As I walk through the doors of Jiva Spa, Taj Land's End in Bandra, after a long day at work, an ebullient receptionist greets me with a namaste. Soon after, Archana Kadwadkar leads me to the waiting room, where she pours me a hot cup fo Vishudhi chai. I get a strong whiff of the jaggery as I sip the refreshing drink from the Yam cup. “It's made from indigenous clay by underprivileged people in Pondicherry,” she adds as she sees me admiring my cup. Made from fresh organic jaggery, lemon and granished with a whole-leaf basil, the tea is meant to detoxify.
The philosophy of Jiva Spa is rooted in India’s ancient approach to wellness and the treatments are drawn on this, the fabled lifestyle and culture of Indian royalty and the healing therapies, which embrace Indian spirituality. The names of the treatments–Pāda (foot) Mardanā (massage), Prishta Mardanā (back treatment), Sammardanā (Indian deep tissue massage) as well as the names of the treatment rooms–Sangam, Akash, Prithvi. Agni, Aakash and Ap–originate from Sanskrit. There are signature experiences, Indian therapies, Indian aromatherapy, body rituals and the spa indulgence to choose from.
“What is your plan for the evening after the spa? Do you plan to go home and relax?” she asks. Well, I planned to work. “Ōrja Dāyakā then. It's an energising massage which will lift your spirits and make you want to work,” she advises. Their spa treatments are wholistic and meant to soothe the body, mind and soul. “We talk to our guests, try and understand their background and then help them choose a treatment that suits their lifestyle,” she explains. Archana introduces me to my therapist Kimi who advices me to indulge in the steam or sauna before my therapy begins. “15 minutes of steam or sauna before the therapy is good for blood circulation and helps the blends used during the massage to penetrate into the skin after the massage. Avoid having a shower for two hours after the treatment to get the maximum benefits,” she tells me before she leaves me in Kimi.'s care.
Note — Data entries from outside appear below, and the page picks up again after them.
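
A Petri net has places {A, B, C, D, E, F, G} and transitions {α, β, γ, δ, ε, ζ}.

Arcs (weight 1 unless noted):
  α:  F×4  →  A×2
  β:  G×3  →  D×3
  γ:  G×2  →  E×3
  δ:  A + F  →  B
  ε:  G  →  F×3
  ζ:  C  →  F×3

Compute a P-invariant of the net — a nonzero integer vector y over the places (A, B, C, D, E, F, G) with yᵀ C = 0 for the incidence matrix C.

y = (A:2, B:3, C:3, D:3, E:2, F:1, G:3)

Incidence matrix C (rows=places, cols=transitions):
        α    β    γ    δ    ε    ζ
    A   2    0    0   -1    0    0
    B   0    0    0    1    0    0
    C   0    0    0    0    0   -1
    D   0    3    0    0    0    0
    E   0    0    3    0    0    0
    F  -4    0    0   -1    3    3
    G   0   -3   -2    0   -1    0

Candidate y = [2, 3, 3, 3, 2, 1, 3]; check y·C column-wise:
  col α: 2·2 + 3·0 + 3·0 + 3·0 + 2·0 + 1·-4 + 3·0 = 0
  col β: 2·0 + 3·0 + 3·0 + 3·3 + 2·0 + 1·0 + 3·-3 = 0
  col γ: 2·0 + 3·0 + 3·0 + 3·0 + 2·3 + 1·0 + 3·-2 = 0
  col δ: 2·-1 + 3·1 + 3·0 + 3·0 + 2·0 + 1·-1 + 3·0 = 0
  col ε: 2·0 + 3·0 + 3·0 + 3·0 + 2·0 + 1·3 + 3·-1 = 0
  col ζ: 2·0 + 3·0 + 3·-1 + 3·0 + 2·0 + 1·3 + 3·0 = 0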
After the steam, Kimi is ready to guide me to my therapy room. I soak my feet in a vessel of cold water with rose petals. “This will detoxify and refresh you,” says Kimi as she pours a mixture of tulasi, lime, ajwain and ashwangangha over my feet. And then begins the therapy. “The linen is herbally dyed and is eco-friendly. Henna, pomegranate leaf and other herbs are used for the motifs,” Kimi informs me. She massages my feet from the heel to the toe, in a circular motion with an energising mixture of nagarmotha, which uplifts the senses; fennel, which is a stimulator; tulasi, which gives clarity of mind and has anti-bacterial properties; black seed sesame and ashwagangha, work as rejuvenating agents. She massages my ankles, slowly graduates to the calf and eventually the entire leg. The massage —a soothing experience which made me aware of the aches that I didn't know existed. The music is soothing—I can picture green forests as I listen to the music of birds chirping in the background and can visualise the ducks I hear quacking and splashing in a pond. She kneads away the aches in my back with, if I am not mistaken, her elbows; relieves the tension in my shoulders and soothes my face with a blend of palmarosa, mogra, ashwagandha and amla with those magical fingers. It’s an hour of total bliss. After the therapy, Kimi garlands me with rajanīgandhā (tuberose) and offers me another glass of steaming Vishudhi chai. She shows me to the shower, but reminds me of Archana’s advice to let the blends soak into the skin. I decide to follow her advice and step out into reality feeling energised enough to take on the world. The blends are light and thankfully, I don’t look like an oil tank has emptied itself all over me. I ensure that I leave the blends on for two hours; Archana was right, I feel like working, I can think better and I feel happier. I even decide to wake up at 5 am to make a photography trip down to Sewri to capture the flamingoes.